Alexanders Albumtipp der Woche: Christine Maria Rembeck – Dahinter die Stille
Volkslieder, spirituelle Lieder und Literaturvertonungen in eigenen Fassungen und Vertonungen hat die in Wien, Leipzig und Paris ausgebildete Sopranistin, Gesangspädagogin und Rhythmikerin Christine Maria Rembeck für ihre dritte CD großteils am Klavier in Berlin Anfang 2017 für das Label Incipit Novum eingespielt und Anfang 2018 veröffentlicht. (Alexander Kinsky)
Muss man die Lieder die Christine Maria Rembeck hier vorlegt stilistisch einordnen? Falls man es tut kann man von Einflüssen des klassisch-romantischen Klavierkunstlieds, des Minimalismus etwa eines Michael Nyman und des Irish Folk sprechen. Ist nicht aber die Einordnung auf einer anderen, wissenschaftlich kaum fassbaren Ebene, ungleich besser aufgehoben? Die CD betitelt sich „Dahinter die Stille“. Und genau da kann man ansetzen – sowohl textlich als auch musikalisch versuchen die Lieder, den Raum hinter der Oberfläche zu öffnen, den stillen Raum des Seins an sich.
An den kunstliedhaft ernsthaften Gesangsstil der Interpretin mag man sich gewöhnen müssen, sofern er nicht sofort anspricht. So kann es aber mit vieler Musik gehen. Es lohnt, dranzubleiben und in die Tiefe zu gehen, sich auf die Tiefenstruktur der Texte einzulassen sowie auf die fast ausschließlich harmonisierenden Klavierzerlegungen der sanften Begleitung.
Christine Maria Rembeck singt die 15 Lieder der CD in mehreren Sprachen, zwischen irischem Folk und Kärntner Mundart, zwischen spirituellen Mantras und hoher Literatur.
Bei einem Lied spielt eine Klarinette mit, bei dreien (davon eines ohne Klavier) ist Percussion im Einsatz.
Die Aufnahme wirkt sehr sympathisch spontan, unverfälscht, ehrlich, fast wie improvisiert, auf jeden Fall inspirativ wie aus einem Guss.

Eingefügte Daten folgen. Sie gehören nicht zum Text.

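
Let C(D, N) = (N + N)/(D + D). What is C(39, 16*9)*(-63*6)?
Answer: -18144/13 ≈ -1395.7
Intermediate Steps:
C(D, N) = N/D (C(D, N) = (2*N)/((2*D)) = (2*N)*(1/(2*D)) = N/D)
C(39, 16*9)*(-63*6) = ((16*9)/39)*(-63*6) = (144*(1/39))*(-378) = (48/13)*(-378) = -18144/13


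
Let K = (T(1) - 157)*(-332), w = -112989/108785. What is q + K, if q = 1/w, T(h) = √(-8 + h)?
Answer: 5889329851/112989 - 332*I*√7 ≈ 52123.0 - 878.39*I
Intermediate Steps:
w = -112989/108785 (w = -112989*1/108785 = -112989/108785 ≈ -1.0386)
q = -108785/112989 (q = 1/(-112989/108785) = -108785/112989 ≈ -0.96279)
K = 52124 - 332*I*√7 (K = (√(-8 + 1) - 157)*(-332) = (√(-7) - 157)*(-332) = (I*√7 - 157)*(-332) = (-157 + I*√7)*(-332) = 52124 - 332*I*√7 ≈ 52124.0 - 878.39*I)
q + K = -108785/112989 + (52124 - 332*I*√7) = 5889329851/112989 - 332*I*√7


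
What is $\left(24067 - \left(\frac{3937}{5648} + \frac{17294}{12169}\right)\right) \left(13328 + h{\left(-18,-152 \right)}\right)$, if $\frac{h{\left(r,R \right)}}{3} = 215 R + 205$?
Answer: $- \frac{139095735490580583}{68730512} \approx -2.0238 \cdot 10^{9}$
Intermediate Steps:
$h{\left(r,R \right)} = 615 + 645 R$ ($h{\left(r,R \right)} = 3 \left(215 R + 205\right) = 3 \left(205 + 215 R\right) = 615 + 645 R$)
$\left(24067 - \left(\frac{3937}{5648} + \frac{17294}{12169}\right)\right) \left(13328 + h{\left(-18,-152 \right)}\right) = \left(24067 - \left(\frac{3937}{5648} + \frac{17294}{12169}\right)\right) \left(13328 + \left(615 + 645 \left(-152\right)\right)\right) = \left(24067 - \frac{145585865}{68730512}\right) \left(13328 + \left(615 - 98040\right)\right) = \left(24067 - \frac{145585865}{68730512}\right) \left(13328 - 97425\right) = \left(24067 - \frac{145585865}{68730512}\right) \left(-84097\right) = \frac{1653991646439}{68730512} \left(-84097\right) = - \frac{139095735490580583}{68730512}$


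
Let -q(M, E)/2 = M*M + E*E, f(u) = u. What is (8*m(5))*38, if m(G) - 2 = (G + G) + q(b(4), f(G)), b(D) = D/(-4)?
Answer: -12160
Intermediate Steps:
b(D) = -D/4 (b(D) = D*(-1/4) = -D/4)
q(M, E) = -2*E**2 - 2*M**2 (q(M, E) = -2*(M*M + E*E) = -2*(M**2 + E**2) = -2*(E**2 + M**2) = -2*E**2 - 2*M**2)
m(G) = -2*G**2 + 2*G (m(G) = 2 + ((G + G) + (-2*G**2 - 2*(-1/4*4)**2)) = 2 + (2*G + (-2*G**2 - 2*(-1)**2)) = 2 + (2*G + (-2*G**2 - 2*1)) = 2 + (2*G + (-2*G**2 - 2)) = 2 + (2*G + (-2 - 2*G**2)) = 2 + (-2 - 2*G**2 + 2*G) = -2*G**2 + 2*G)
(8*m(5))*38 = (8*(2*5*(1 - 1*5)))*38 = (8*(2*5*(1 - 5)))*38 = (8*(2*5*(-4)))*38 = (8*(-40))*38 = -320*38 = -12160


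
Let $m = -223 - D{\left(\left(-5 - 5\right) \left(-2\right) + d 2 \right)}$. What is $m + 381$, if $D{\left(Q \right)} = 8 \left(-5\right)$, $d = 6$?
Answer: $198$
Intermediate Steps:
$D{\left(Q \right)} = -40$
$m = -183$ ($m = -223 - -40 = -223 + 40 = -183$)
$m + 381 = -183 + 381 = 198$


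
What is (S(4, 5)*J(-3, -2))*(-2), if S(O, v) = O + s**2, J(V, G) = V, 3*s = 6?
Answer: 48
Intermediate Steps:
s = 2 (s = (1/3)*6 = 2)
S(O, v) = 4 + O (S(O, v) = O + 2**2 = O + 4 = 4 + O)
(S(4, 5)*J(-3, -2))*(-2) = ((4 + 4)*(-3))*(-2) = (8*(-3))*(-2) = -24*(-2) = 48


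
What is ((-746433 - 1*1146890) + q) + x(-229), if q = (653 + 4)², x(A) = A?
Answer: -1461903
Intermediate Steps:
q = 431649 (q = 657² = 431649)
((-746433 - 1*1146890) + q) + x(-229) = ((-746433 - 1*1146890) + 431649) - 229 = ((-746433 - 1146890) + 431649) - 229 = (-1893323 + 431649) - 229 = -1461674 - 229 = -1461903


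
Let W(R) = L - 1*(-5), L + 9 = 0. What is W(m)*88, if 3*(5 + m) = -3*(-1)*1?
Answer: -352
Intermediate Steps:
L = -9 (L = -9 + 0 = -9)
m = -4 (m = -5 + (-3*(-1)*1)/3 = -5 + (3*1)/3 = -5 + (⅓)*3 = -5 + 1 = -4)
W(R) = -4 (W(R) = -9 - 1*(-5) = -9 + 5 = -4)
W(m)*88 = -4*88 = -352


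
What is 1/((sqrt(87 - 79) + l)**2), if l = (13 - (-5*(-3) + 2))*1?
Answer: 1/(4*(2 - sqrt(2))**2) ≈ 0.72855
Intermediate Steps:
l = -4 (l = (13 - (15 + 2))*1 = (13 - 1*17)*1 = (13 - 17)*1 = -4*1 = -4)
1/((sqrt(87 - 79) + l)**2) = 1/((sqrt(87 - 79) - 4)**2) = 1/((sqrt(8) - 4)**2) = 1/((2*sqrt(2) - 4)**2) = 1/((-4 + 2*sqrt(2))**2) = (-4 + 2*sqrt(2))**(-2)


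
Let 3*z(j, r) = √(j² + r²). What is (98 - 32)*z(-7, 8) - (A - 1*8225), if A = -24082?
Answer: 32307 + 22*√113 ≈ 32541.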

Literaturvertonungen gibt es von Eduard Mörike, Eva Strittmatter und Rainer Maria Rilke. Kann, darf man Rilke überhaupt vertonen? Grundsätzlich gilt ja auch hier – man darf es so lange nicht (weil große Lyrik unantastbar scheint), bis man es tut. Und Christine Maria Rembeck nimmt die Verantwortung sehr, sehr ernst, sie findet für ihre Rilke-Vertonungen „Wiegenlied (Vor dem Einschlafen zu sagen)“ und „Vor lauter Lauschen“ schlichte, erstaunlich unkünstlich inspirierte Melodien, die die Texte – ja, wirklich – allemal noch enorm zu bereichern vermögen.

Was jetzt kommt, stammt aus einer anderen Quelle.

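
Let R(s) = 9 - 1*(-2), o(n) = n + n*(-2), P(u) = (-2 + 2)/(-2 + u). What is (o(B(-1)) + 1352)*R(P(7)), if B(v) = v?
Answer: 14883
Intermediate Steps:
P(u) = 0 (P(u) = 0/(-2 + u) = 0)
o(n) = -n (o(n) = n - 2*n = -n)
R(s) = 11 (R(s) = 9 + 2 = 11)
(o(B(-1)) + 1352)*R(P(7)) = (-1*(-1) + 1352)*11 = (1 + 1352)*11 = 1353*11 = 14883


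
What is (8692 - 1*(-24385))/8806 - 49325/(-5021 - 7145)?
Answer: 29884669/3826207 ≈ 7.8105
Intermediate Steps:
(8692 - 1*(-24385))/8806 - 49325/(-5021 - 7145) = (8692 + 24385)*(1/8806) - 49325/(-12166) = 33077*(1/8806) - 49325*(-1/12166) = 33077/8806 + 49325/12166 = 29884669/3826207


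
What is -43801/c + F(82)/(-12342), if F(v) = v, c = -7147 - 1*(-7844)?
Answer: -15901444/253011 ≈ -62.849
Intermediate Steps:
c = 697 (c = -7147 + 7844 = 697)
-43801/c + F(82)/(-12342) = -43801/697 + 82/(-12342) = -43801*1/697 + 82*(-1/12342) = -43801/697 - 41/6171 = -15901444/253011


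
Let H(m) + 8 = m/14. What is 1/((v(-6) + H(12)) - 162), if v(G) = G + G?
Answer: -7/1268 ≈ -0.0055205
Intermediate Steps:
H(m) = -8 + m/14
v(G) = 2*G
1/((v(-6) + H(12)) - 162) = 1/((2*(-6) + (-8 + (1/14)*12)) - 162) = 1/((-12 + (-8 + 6/7)) - 162) = 1/((-12 - 50/7) - 162) = 1/(-134/7 - 162) = 1/(-1268/7) = -7/1268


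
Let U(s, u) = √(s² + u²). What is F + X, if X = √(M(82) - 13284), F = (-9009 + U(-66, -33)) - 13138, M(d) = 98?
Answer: -22147 + 33*√5 + I*√13186 ≈ -22073.0 + 114.83*I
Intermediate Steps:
F = -22147 + 33*√5 (F = (-9009 + √((-66)² + (-33)²)) - 13138 = (-9009 + √(4356 + 1089)) - 13138 = (-9009 + √5445) - 13138 = (-9009 + 33*√5) - 13138 = -22147 + 33*√5 ≈ -22073.)
X = I*√13186 (X = √(98 - 13284) = √(-13186) = I*√13186 ≈ 114.83*I)
F + X = (-22147 + 33*√5) + I*√13186 = -22147 + 33*√5 + I*√13186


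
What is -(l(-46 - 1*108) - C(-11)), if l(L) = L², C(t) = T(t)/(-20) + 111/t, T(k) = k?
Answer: -5219619/220 ≈ -23726.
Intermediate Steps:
C(t) = 111/t - t/20 (C(t) = t/(-20) + 111/t = t*(-1/20) + 111/t = -t/20 + 111/t = 111/t - t/20)
-(l(-46 - 1*108) - C(-11)) = -((-46 - 1*108)² - (111/(-11) - 1/20*(-11))) = -((-46 - 108)² - (111*(-1/11) + 11/20)) = -((-154)² - (-111/11 + 11/20)) = -(23716 - 1*(-2099/220)) = -(23716 + 2099/220) = -1*5219619/220 = -5219619/220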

Eine ganz eigene Aura hat auch ihr Mantra-Lied „Tumi Bhaja Re Mana“, aus der Kirtan-Tradition inspiriert, einem südasiatischen Wechselgesangsstil mit mythisch-spirituellen Reimen.
Und „Francesco“, ein italienisch gesungener Beitrag zum Nachdenken über die Liebe, bringt wieder eine andere, ganz spezifische Note hinein, und noch einmal anders erklingt etwa das Traditional „Ay, Linda Amiga“, oder das sephardische „Ajugar“, ein Brautsegen nur mit Gesang und Percussion.
Äußerlich kann man recht gut zwischen Volksliedern, religiösen Liedern und Kunstliedern die Literatur vertonen unterscheiden, aber „Die Stille dahinter“ eint die Welten dieser Lieder zu aus einem harmonischen Humus Kommenden.
Ein ganz besonderes Schmankerl ist der auch K&K-stilecht empfunden am Klavier gespielte und dazu herzhaft gesungene Geburtstagsgruß mit Lehár, die Lippen dieser lustigen Witwe schweigen gottseidank nicht, sondern auch dieses Ständchen geht ungemein zu Herzen.
Die CD wurde immerhin nominiert für den Preis der Deutschen Schallplattenkritik.
Und was bleibt? Dahinter die Stille. Wesentliches also.